Journal of World History, vol. 3, no. 2 (1992)

ARTICLES

Africa and the Atlantic Islands Meet the Garden of Eden: Christopher Columbus’s View of America, p. 149
William D. Phillips, Jr.
Christopher Columbus’s vision of the world beyond Europe was deeply influenced by what he gleaned from written sources such as Marco Polo and the Bible. Yet he also had a great deal of personal and practical experience from travels in the Atlantic Islands and costal regions of West Africa. Upon his arrival in the Caribbean, he expected to find the Asia described by Marco Polo. Initially, he considered establishing a series of factories and trading posts, similar to those of the Portuguese in West Africa, from which Europeans could tap into local trade networks. When he discovered that brisk trading relations would not likely come about in the near future, he advocated the establishment of mining and agricultural enterprises, such as those the Portuguese and Castilians had founded in the Atlantic islands. Thus his experience in Africa and the Atlantic islands helped shape his responses to the conditions he unexpectedly encountered in the Caribbean.

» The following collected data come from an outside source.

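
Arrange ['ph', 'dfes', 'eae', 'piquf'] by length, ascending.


Compute lengths:
  'ph' has length 2
  'dfes' has length 4
  'eae' has length 3
  'piquf' has length 5
Lengths in increasing order: 2 < 3 < 4 < 5
Listing the words in that order gives the answer.
Final answer: ['ph', 'eae', 'dfes', 'piquf']


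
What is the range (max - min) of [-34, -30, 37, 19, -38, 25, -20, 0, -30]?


Maximum value: 37
Minimum value: -38
Range = 37 - (-38) = 75
Final answer: 75


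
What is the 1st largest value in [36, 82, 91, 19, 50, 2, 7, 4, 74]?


Sort descending: [91, 82, 74, 50, 36, 19, 7, 4, 2]
The 1st element (1-indexed) is at index 0.
Value = 91
Final answer: 91


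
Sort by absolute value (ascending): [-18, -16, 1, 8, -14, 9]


Compute absolute values:
  |-18| = 18
  |-16| = 16
  |1| = 1
  |8| = 8
  |-14| = 14
  |9| = 9
Absolute values in increasing order: 1 < 8 < 9 < 14 < 16 < 18
Listing the original numbers in that order gives the answer.
Final answer: [1, 8, 9, -14, -16, -18]


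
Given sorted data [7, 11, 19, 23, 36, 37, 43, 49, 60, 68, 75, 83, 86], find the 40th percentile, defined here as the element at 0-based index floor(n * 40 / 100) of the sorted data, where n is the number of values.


The dataset has n = 13 elements.
Index = floor(13 * 40 / 100) = floor(520 / 100) = floor(5.2) = 5
Counting from index 0 in the sorted data, the element at index 5 is 37.
Final answer: 37


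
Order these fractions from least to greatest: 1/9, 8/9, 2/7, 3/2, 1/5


Convert to decimal for comparison:
  1/9 = 0.1111
  8/9 = 0.8889
  2/7 = 0.2857
  3/2 = 1.5
  1/5 = 0.2
Decimals in increasing order: 0.1111 < 0.2 < 0.2857 < 0.8889 < 1.5
Writing each back as its fraction gives the sorted order.
Final answer: 1/9, 1/5, 2/7, 8/9, 3/2


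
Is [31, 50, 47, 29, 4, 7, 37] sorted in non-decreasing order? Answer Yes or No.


Check consecutive pairs:
  31 <= 50? True
  50 <= 47? False
  47 <= 29? False
  29 <= 4? False
  4 <= 7? True
  7 <= 37? True
3 consecutive pair(s) are out of order, so the list is not sorted.
Final answer: No


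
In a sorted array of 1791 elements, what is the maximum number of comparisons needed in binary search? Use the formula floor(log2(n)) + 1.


Binary search halves the search space each step.
Maximum comparisons = floor(log2(1791)) + 1
log2(1791) = 10.8065
floor(log2(1791)) = 10, so 10 + 1 = 11
Final answer: 11


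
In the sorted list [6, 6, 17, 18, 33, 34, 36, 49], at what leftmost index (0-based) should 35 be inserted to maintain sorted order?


List is sorted: [6, 6, 17, 18, 33, 34, 36, 49]
We need the leftmost position where 35 can be inserted, i.e. the first index whose element is >= 35 (or the end of the list if none is).
Binary search with low=0, high=8 (0-based indices):
  low=0, high=8, mid=4: a[4]=33 < 35, so low = 5
  low=5, high=8, mid=6: a[6]=36 >= 35, so high = 6
  low=5, high=6, mid=5: a[5]=34 < 35, so low = 6
Now low = high = 6, so the insertion index is 6.
Final answer: 6


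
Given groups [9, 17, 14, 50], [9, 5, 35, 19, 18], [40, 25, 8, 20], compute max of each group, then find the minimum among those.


Find max of each group:
  Group 1: [9, 17, 14, 50] -> max = 50
  Group 2: [9, 5, 35, 19, 18] -> max = 35
  Group 3: [40, 25, 8, 20] -> max = 40
Maxes: [50, 35, 40]
Minimum of maxes = 35
Final answer: 35


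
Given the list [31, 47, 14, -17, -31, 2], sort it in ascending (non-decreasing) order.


Original list: [31, 47, 14, -17, -31, 2]
Repeatedly take the smallest remaining element:
  Remaining [31, 47, 14, -17, -31, 2] -> smallest is -31
  Remaining [31, 47, 14, -17, 2] -> smallest is -17
  Remaining [31, 47, 14, 2] -> smallest is 2
  Remaining [31, 47, 14] -> smallest is 14
  Remaining [31, 47] -> smallest is 31
  Remaining [47] -> smallest is 47
Collecting the picks in order gives the sorted list.
Final answer: [-31, -17, 2, 14, 31, 47]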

Cross-Cultural Trade and Diplomacy: Portuguese Relations with West Africa, 1441-1521, p. 165
Ivana Elbl
Documentary evidence shows that direct dealings between Portuguese and West Africans were mostly of a commercial nature and followed principles of mutual accommodation and pragmatism. If there was an advantage, it rested with the Africans on whose goodwill the Portuguese largely depended. The frequently voiced supposition that the Portuguese were able to act from a position of strength results from a failure to consider the values and goals of both the authors and the intended audiences of the narrative sources on which it is based.

Changing Jesuit Perceptions of the Brasis During the Sixteenth Century, p. 205
Duril Alden
In 1959, nine years after the founding of the Society of Jesus, its first representatives reached Brazil. At first the fathers believed that conversion of the native Brasis would be an easy task, achievable by gentle persuasion. They soon discovered otherwise: the colony was vast, and the missionaries were few; moreover, converts were prone to revert to former pagan practices, such as dependence upon shamans, anthropophagy, and plural marriage. To combat such activities, the fathers adopted new strategies including use of force.

“If We Get the Girls, We Get the Race”: Missionary Education of Native American Girls, p. 219
Carol Devens
Nineteenth-century missionaries targeted native American girls as a crucial part of their effort to “civilize” and convert Native American peoples. They developed programs to indoctrinate girls with Victorian values of female piety, domesticity, and submissiveness so that young women might raise their children by these principles. The cases of Ojibwa and Dakota girls suggest that this experience had a profound impact on girls’ identification with tribal cultural and on their relationships with female kin.

After the Conquest: The Survival of Indigenous Patters of Life and Belief, p. 239
Frances Karttunen
Historians have long assumes that the conquest of Mexico and the migration of Europeans to the Americas overwhelmed the indigenous culture of the Aztecs and their Mesoamericans neighbors. Indeed, Spanish rule and Roman Catholic institutions certainly established themselves solidly in colonial Mexico. Recent scholarship has shown, however, that many indigenous values and cultural elements survives the conquest of Mexico and persist even to the present day. This article examines four of these values-cardinality, duality, reciprocity, and propriety-discussing their roles in preconquest Mexico and showing how they survive into contemporary times.

REVIEW ARTICLE

Middle Eastern History and World History, p. 257
Edmund Burke III
Recent books by Peter Mansfield, Albert Yapp, and Albert Hourani offer surveys of the history of the modern Middle East. This essay reviews the three volumes and briefly discusses the Middle Eastern experience from the viewpoint of a world historian. The three books implicitly assume that a process of modernization has deeply influenced Middle Eastern history, and Hourani’s works succeeds especially well in situating Middle Eastern history in a broad, global context.